How to become a foster or adoptive parent in Virginia
How do I Become a Foster Parent?
Understanding How to Become Foster Parent is so Important.
The foster care system desperately needs loving, caring, and safe individuals to become foster parents. There were 5500 children in Virginia Department of Social Services(VDSS) foster care in 2021. This number is projected to go up by 1000 kids by next year. These children are looking for a nurturing home that you can provide.
Foster children have been through trauma. They've been removed from their birth parents due to abuse or neglect. This can lead to a high level of post-traumatic stress in children and youth, similar to a soldier returning from a combat zone. Though the process of foster care and adoption can be challenging, you will help these children heal their fragile and broken hearts.
Find a Child Placing Agency
The first step to becoming a foster parent is to find a licensed Child-Placing Agency (CPA). In Virginia, these agencies are licensed and regulated by the DSS to help you through the training and legal process. They are responsible for recruiting, training, and matching aspiring foster parents to a child needing a loving foster home.
So what should you look for in a child-placing agency?
Some agencies have different values than others. This includes a focus on religion or being open to same-sex couples and single parents. It's crucial to align your belief systems with those of the agency. However, once you receive your foster child, you aren't allowed to press your beliefs upon them according to the law in the United States.
After you have selected your agency, you have to be the one to make the first contact. With our parent agency, Extra Special Parents, you will be connected with a Foster Parent Advocate whose job is to ensure this is a good match for you. They are responsible for educating you and answering your questions about foster care in Virginia.
No matter the agency, there should be no pressure to become something you're not ready to be from the first contact person. You will be prepared in your time, not ours.
Following your conversation with your Foster Parent Advocate, you will be offered dates for training. Attending a large class is recommended. You will be able to interact with other families who are going through the same process you are. This can quickly become a support group of fellow foster families.
Though each CPA will conduct training differently, the average time it will take to complete is five evenings or three weekends. This training is educational and designed to challenge your thinking around trauma.

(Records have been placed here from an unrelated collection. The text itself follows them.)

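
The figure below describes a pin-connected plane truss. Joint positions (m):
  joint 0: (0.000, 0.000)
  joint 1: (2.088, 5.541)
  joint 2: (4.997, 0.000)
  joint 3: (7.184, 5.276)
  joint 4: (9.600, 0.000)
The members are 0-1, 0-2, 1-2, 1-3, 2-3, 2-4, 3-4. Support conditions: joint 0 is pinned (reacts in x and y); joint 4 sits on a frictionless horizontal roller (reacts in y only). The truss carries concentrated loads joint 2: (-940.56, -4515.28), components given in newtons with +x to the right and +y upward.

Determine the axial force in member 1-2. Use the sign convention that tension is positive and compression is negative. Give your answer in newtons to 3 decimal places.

2563.093

N=5 nodes, M=7 members, R=3 reactions → 2N=10, M+R=10
member 0 (0-1): L=5.9214, (cx,cy)=(0.3526,0.9358)
member 1 (0-2): L=4.9970, (cx,cy)=(1.0000,0.0000)
member 2 (1-2): L=6.2582, (cx,cy)=(0.4648,-0.8854)
member 3 (1-3): L=5.1029, (cx,cy)=(0.9987,-0.0519)
member 4 (2-3): L=5.7113, (cx,cy)=(0.3829,0.9238)
member 5 (2-4): L=4.6030, (cx,cy)=(1.0000,0.0000)
member 6 (3-4): L=5.8029, (cx,cy)=(0.4163,-0.9092)
solve A·x = −loads:
  F[0-1] = -2313.5946 N (compression)
  F[0-2] = -124.7354 N (compression)
  F[1-2] = +2563.0934 N (tension)
  F[1-3] = -2009.9413 N (compression)
  F[2-3] = +2431.2266 N (tension)
  F[2-4] = +1076.2544 N (tension)
  F[3-4] = -2584.9992 N (compression)
  Rx@0 = +940.5600 N
  Ry@0 = +2164.9827 N
  Ry@4 = +2350.2973 N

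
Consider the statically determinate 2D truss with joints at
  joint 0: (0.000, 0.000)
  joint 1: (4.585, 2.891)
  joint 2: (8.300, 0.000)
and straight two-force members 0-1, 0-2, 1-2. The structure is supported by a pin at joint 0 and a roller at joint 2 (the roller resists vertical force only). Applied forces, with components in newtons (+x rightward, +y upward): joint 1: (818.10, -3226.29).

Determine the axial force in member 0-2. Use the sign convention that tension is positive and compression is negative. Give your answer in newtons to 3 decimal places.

2656.384

N=3 nodes, M=3 members, R=3 reactions → 2N=6, M+R=6
member 0 (0-1): L=5.4203, (cx,cy)=(0.8459,0.5334)
member 1 (0-2): L=8.3000, (cx,cy)=(1.0000,0.0000)
member 2 (1-2): L=4.7073, (cx,cy)=(0.7892,-0.6141)
solve A·x = −loads:
  F[0-1] = -2173.2013 N (compression)
  F[0-2] = +2656.3840 N (tension)
  F[1-2] = -3365.9539 N (compression)
  Rx@0 = -818.1000 N
  Ry@0 = +1159.1012 N
  Ry@2 = +2067.1888 N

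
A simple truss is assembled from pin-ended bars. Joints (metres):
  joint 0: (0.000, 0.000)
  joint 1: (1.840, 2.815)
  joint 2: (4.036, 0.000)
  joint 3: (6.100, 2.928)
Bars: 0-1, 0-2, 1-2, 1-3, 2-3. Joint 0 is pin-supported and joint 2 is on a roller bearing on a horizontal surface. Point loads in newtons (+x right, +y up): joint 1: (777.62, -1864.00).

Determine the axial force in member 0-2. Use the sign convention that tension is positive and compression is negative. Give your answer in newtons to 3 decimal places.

1086.034

N=4 nodes, M=5 members, R=3 reactions → 2N=8, M+R=8
member 0 (0-1): L=3.3630, (cx,cy)=(0.5471,0.8370)
member 1 (0-2): L=4.0360, (cx,cy)=(1.0000,0.0000)
member 2 (1-2): L=3.5702, (cx,cy)=(0.6151,-0.7885)
member 3 (1-3): L=4.2615, (cx,cy)=(0.9996,0.0265)
member 4 (2-3): L=3.5824, (cx,cy)=(0.5762,0.8173)
solve A·x = −loads:
  F[0-1] = -563.6944 N (compression)
  F[0-2] = +1086.0337 N (tension)
  F[1-2] = -1765.6671 N (compression)
  F[1-3] = -0.0000 N (compression)
  F[2-3] = -0.0000 N (compression)
  Rx@0 = -777.6200 N
  Ry@0 = +471.8394 N
  Ry@2 = +1392.1606 N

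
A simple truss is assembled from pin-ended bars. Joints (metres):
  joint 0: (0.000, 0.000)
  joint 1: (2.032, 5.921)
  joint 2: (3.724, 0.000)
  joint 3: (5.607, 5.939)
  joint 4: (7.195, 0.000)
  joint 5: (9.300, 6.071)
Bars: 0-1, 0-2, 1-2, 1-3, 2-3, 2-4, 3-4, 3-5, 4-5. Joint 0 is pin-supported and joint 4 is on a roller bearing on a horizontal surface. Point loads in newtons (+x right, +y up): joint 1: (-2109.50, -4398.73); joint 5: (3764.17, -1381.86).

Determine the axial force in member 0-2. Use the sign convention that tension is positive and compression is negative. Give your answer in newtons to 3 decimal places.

2104.932

N=6 nodes, M=9 members, R=3 reactions → 2N=12, M+R=12
member 0 (0-1): L=6.2600, (cx,cy)=(0.3246,0.9459)
member 1 (0-2): L=3.7240, (cx,cy)=(1.0000,0.0000)
member 2 (1-2): L=6.1580, (cx,cy)=(0.2748,-0.9615)
member 3 (1-3): L=3.5750, (cx,cy)=(1.0000,0.0050)
member 4 (2-3): L=6.2304, (cx,cy)=(0.3022,0.9532)
member 5 (2-4): L=3.4710, (cx,cy)=(1.0000,0.0000)
member 6 (3-4): L=6.1476, (cx,cy)=(0.2583,-0.9661)
member 7 (3-5): L=3.6954, (cx,cy)=(0.9994,0.0357)
member 8 (4-5): L=6.4256, (cx,cy)=(0.3276,0.9448)
solve A·x = −loads:
  F[0-1] = -1387.1201 N (compression)
  F[0-2] = +2104.9320 N (tension)
  F[1-2] = -3196.9913 N (compression)
  F[1-3] = +2537.6884 N (tension)
  F[2-3] = +3224.7494 N (tension)
  F[2-4] = +251.8990 N (tension)
  F[3-4] = -3036.1910 N (compression)
  F[3-5] = +4299.2949 N (tension)
  F[4-5] = -1625.1104 N (compression)
  Rx@0 = -1654.6700 N
  Ry@0 = +1312.0085 N
  Ry@4 = +4468.5815 N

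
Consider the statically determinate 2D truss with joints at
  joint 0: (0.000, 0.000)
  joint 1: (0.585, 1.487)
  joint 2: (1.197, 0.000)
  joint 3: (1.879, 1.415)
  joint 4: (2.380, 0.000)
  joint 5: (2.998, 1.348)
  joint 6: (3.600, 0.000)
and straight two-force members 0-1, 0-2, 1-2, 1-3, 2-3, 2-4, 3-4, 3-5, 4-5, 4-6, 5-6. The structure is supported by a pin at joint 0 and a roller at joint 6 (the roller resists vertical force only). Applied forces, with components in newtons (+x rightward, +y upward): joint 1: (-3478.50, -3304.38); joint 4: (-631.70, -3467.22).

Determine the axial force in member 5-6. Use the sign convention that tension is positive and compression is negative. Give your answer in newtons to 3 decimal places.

N=7 nodes, M=11 members, R=3 reactions → 2N=14, M+R=14
member 0 (0-1): L=1.5979, (cx,cy)=(0.3661,0.9306)
member 1 (0-2): L=1.1970, (cx,cy)=(1.0000,0.0000)
member 2 (1-2): L=1.6080, (cx,cy)=(0.3806,-0.9247)
member 3 (1-3): L=1.2960, (cx,cy)=(0.9985,-0.0556)
member 4 (2-3): L=1.5708, (cx,cy)=(0.4342,0.9008)
member 5 (2-4): L=1.1830, (cx,cy)=(1.0000,0.0000)
member 6 (3-4): L=1.5011, (cx,cy)=(0.3338,-0.9427)
member 7 (3-5): L=1.1210, (cx,cy)=(0.9982,-0.0598)
member 8 (4-5): L=1.4829, (cx,cy)=(0.4167,0.9090)
member 9 (4-6): L=1.2200, (cx,cy)=(1.0000,0.0000)
member 10 (5-6): L=1.4763, (cx,cy)=(0.4078,-0.9131)
solve A·x = −loads:
  F[0-1] = -5780.5400 N (compression)
  F[0-2] = -1993.9578 N (compression)
  F[1-2] = +2212.4084 N (tension)
  F[1-3] = +521.0345 N (tension)
  F[2-3] = -2271.1455 N (compression)
  F[2-4] = -165.8455 N (compression)
  F[3-4] = +2278.9713 N (tension)
  F[3-5] = -1228.6823 N (compression)
  F[4-5] = +1450.9325 N (tension)
  F[4-6] = +621.8132 N (tension)
  F[5-6] = -1524.9045 N (compression)
  Rx@0 = +4110.2000 N
  Ry@0 = +5379.2343 N
  Ry@6 = +1392.3657 N

-1524.905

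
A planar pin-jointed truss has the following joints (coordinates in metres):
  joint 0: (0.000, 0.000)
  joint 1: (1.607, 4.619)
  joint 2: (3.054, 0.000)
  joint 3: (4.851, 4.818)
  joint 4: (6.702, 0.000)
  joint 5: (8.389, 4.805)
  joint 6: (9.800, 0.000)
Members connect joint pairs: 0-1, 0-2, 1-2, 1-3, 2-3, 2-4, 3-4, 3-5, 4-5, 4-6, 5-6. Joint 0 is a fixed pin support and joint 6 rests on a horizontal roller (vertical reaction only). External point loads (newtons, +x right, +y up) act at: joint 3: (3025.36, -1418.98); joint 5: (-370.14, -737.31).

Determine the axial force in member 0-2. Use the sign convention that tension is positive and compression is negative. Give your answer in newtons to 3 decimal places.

2487.130

N=7 nodes, M=11 members, R=3 reactions → 2N=14, M+R=14
member 0 (0-1): L=4.8906, (cx,cy)=(0.3286,0.9445)
member 1 (0-2): L=3.0540, (cx,cy)=(1.0000,0.0000)
member 2 (1-2): L=4.8403, (cx,cy)=(0.2989,-0.9543)
member 3 (1-3): L=3.2501, (cx,cy)=(0.9981,0.0612)
member 4 (2-3): L=5.1422, (cx,cy)=(0.3495,0.9370)
member 5 (2-4): L=3.6480, (cx,cy)=(1.0000,0.0000)
member 6 (3-4): L=5.1613, (cx,cy)=(0.3586,-0.9335)
member 7 (3-5): L=3.5380, (cx,cy)=(1.0000,-0.0037)
member 8 (4-5): L=5.0925, (cx,cy)=(0.3313,0.9435)
member 9 (4-6): L=3.0980, (cx,cy)=(1.0000,0.0000)
member 10 (5-6): L=5.0079, (cx,cy)=(0.2818,-0.9595)
solve A·x = −loads:
  F[0-1] = +511.5465 N (tension)
  F[0-2] = +2487.1299 N (tension)
  F[1-2] = -486.1462 N (compression)
  F[1-3] = +314.0105 N (tension)
  F[2-3] = +495.1324 N (tension)
  F[2-4] = +2168.7695 N (tension)
  F[3-4] = -2030.5388 N (compression)
  F[3-5] = -1810.7126 N (compression)
  F[4-5] = +2008.8976 N (tension)
  F[4-6] = +775.0755 N (tension)
  F[5-6] = -2750.8798 N (compression)
  Rx@0 = -2655.2200 N
  Ry@0 = -483.1414 N
  Ry@6 = +2639.4314 N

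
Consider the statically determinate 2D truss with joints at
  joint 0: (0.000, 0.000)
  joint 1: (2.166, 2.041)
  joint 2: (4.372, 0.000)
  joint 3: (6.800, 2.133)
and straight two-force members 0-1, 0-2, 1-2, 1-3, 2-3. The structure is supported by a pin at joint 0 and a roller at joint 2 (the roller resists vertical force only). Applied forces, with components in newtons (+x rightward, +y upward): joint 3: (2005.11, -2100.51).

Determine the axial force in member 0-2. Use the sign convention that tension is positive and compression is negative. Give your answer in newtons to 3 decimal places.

-271.016

N=4 nodes, M=5 members, R=3 reactions → 2N=8, M+R=8
member 0 (0-1): L=2.9761, (cx,cy)=(0.7278,0.6858)
member 1 (0-2): L=4.3720, (cx,cy)=(1.0000,0.0000)
member 2 (1-2): L=3.0053, (cx,cy)=(0.7340,-0.6791)
member 3 (1-3): L=4.6349, (cx,cy)=(0.9998,0.0198)
member 4 (2-3): L=3.2319, (cx,cy)=(0.7513,0.6600)
solve A·x = −loads:
  F[0-1] = +3127.4258 N (tension)
  F[0-2] = -271.0162 N (compression)
  F[1-2] = -3026.6629 N (compression)
  F[1-3] = +4498.6581 N (tension)
  F[2-3] = -3317.9226 N (compression)
  Rx@0 = -2005.1100 N
  Ry@0 = -2144.7708 N
  Ry@2 = +4245.2808 N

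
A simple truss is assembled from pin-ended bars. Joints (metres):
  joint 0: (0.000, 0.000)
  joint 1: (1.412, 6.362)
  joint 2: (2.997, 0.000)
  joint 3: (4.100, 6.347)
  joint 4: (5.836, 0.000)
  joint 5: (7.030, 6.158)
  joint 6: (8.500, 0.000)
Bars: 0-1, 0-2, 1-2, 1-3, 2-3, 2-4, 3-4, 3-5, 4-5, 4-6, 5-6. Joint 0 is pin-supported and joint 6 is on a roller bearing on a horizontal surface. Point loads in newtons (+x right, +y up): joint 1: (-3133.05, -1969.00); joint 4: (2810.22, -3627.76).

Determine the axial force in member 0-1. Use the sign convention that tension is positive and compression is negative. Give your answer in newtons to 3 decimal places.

-5248.574

N=7 nodes, M=11 members, R=3 reactions → 2N=14, M+R=14
member 0 (0-1): L=6.5168, (cx,cy)=(0.2167,0.9762)
member 1 (0-2): L=2.9970, (cx,cy)=(1.0000,0.0000)
member 2 (1-2): L=6.5565, (cx,cy)=(0.2417,-0.9703)
member 3 (1-3): L=2.6880, (cx,cy)=(1.0000,-0.0056)
member 4 (2-3): L=6.4421, (cx,cy)=(0.1712,0.9852)
member 5 (2-4): L=2.8390, (cx,cy)=(1.0000,0.0000)
member 6 (3-4): L=6.5801, (cx,cy)=(0.2638,-0.9646)
member 7 (3-5): L=2.9361, (cx,cy)=(0.9979,-0.0644)
member 8 (4-5): L=6.2727, (cx,cy)=(0.1903,0.9817)
member 9 (4-6): L=2.6640, (cx,cy)=(1.0000,0.0000)
member 10 (5-6): L=6.3310, (cx,cy)=(0.2322,-0.9727)
solve A·x = −loads:
  F[0-1] = -5248.5737 N (compression)
  F[0-2] = +814.3810 N (tension)
  F[1-2] = +3244.3612 N (tension)
  F[1-3] = +1211.5464 N (tension)
  F[2-3] = -3195.3160 N (compression)
  F[2-4] = +2145.7839 N (tension)
  F[3-4] = +3284.2854 N (tension)
  F[3-5] = -202.4591 N (compression)
  F[4-5] = +468.3986 N (tension)
  F[4-6] = +112.8800 N (tension)
  F[5-6] = -486.1536 N (compression)
  Rx@0 = +322.8300 N
  Ry@0 = +5123.8928 N
  Ry@6 = +472.8672 N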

Children in foster care did not have the choice to be in the system and want to find stability in their lives as soon as possible. This training will ensure you are the best solution for them.
The next step in the foster care process is called a Home Study. An agent from your CPA will visit your home a few times to ensure its capability to be a safe environment for the child.
You will also be asked about the following:
- What child you feel you can cope with in regards to their age, level of need, and medical situation
- If you wish to help sibling groups or singles
- Where and how your guns and medications are stored
- About twenty-two more pages about you!
We are not trying to change your home; we want to make sure your home is safe and welcoming to a child who will be arriving soon.
A background check will also be conducted. A criminal record doesn't prevent you from being a foster parent. Still, the law is particular about what types of past behaviors will bar you from fulfilling this significant role.
See the blog on this site for more details about what will prevent you from becoming a foster parent.
Caring For Your Child
Following the Home Study, all this information is gathered into a single document that will be presented to DSS foster care workers. They will know about your home, your strengths and skills, and the type of child you are looking for.
Your journey to becoming a foster parent in Virginia will be as unique as you are. Thank you from all the 5500 children in Virginia foster care tonight.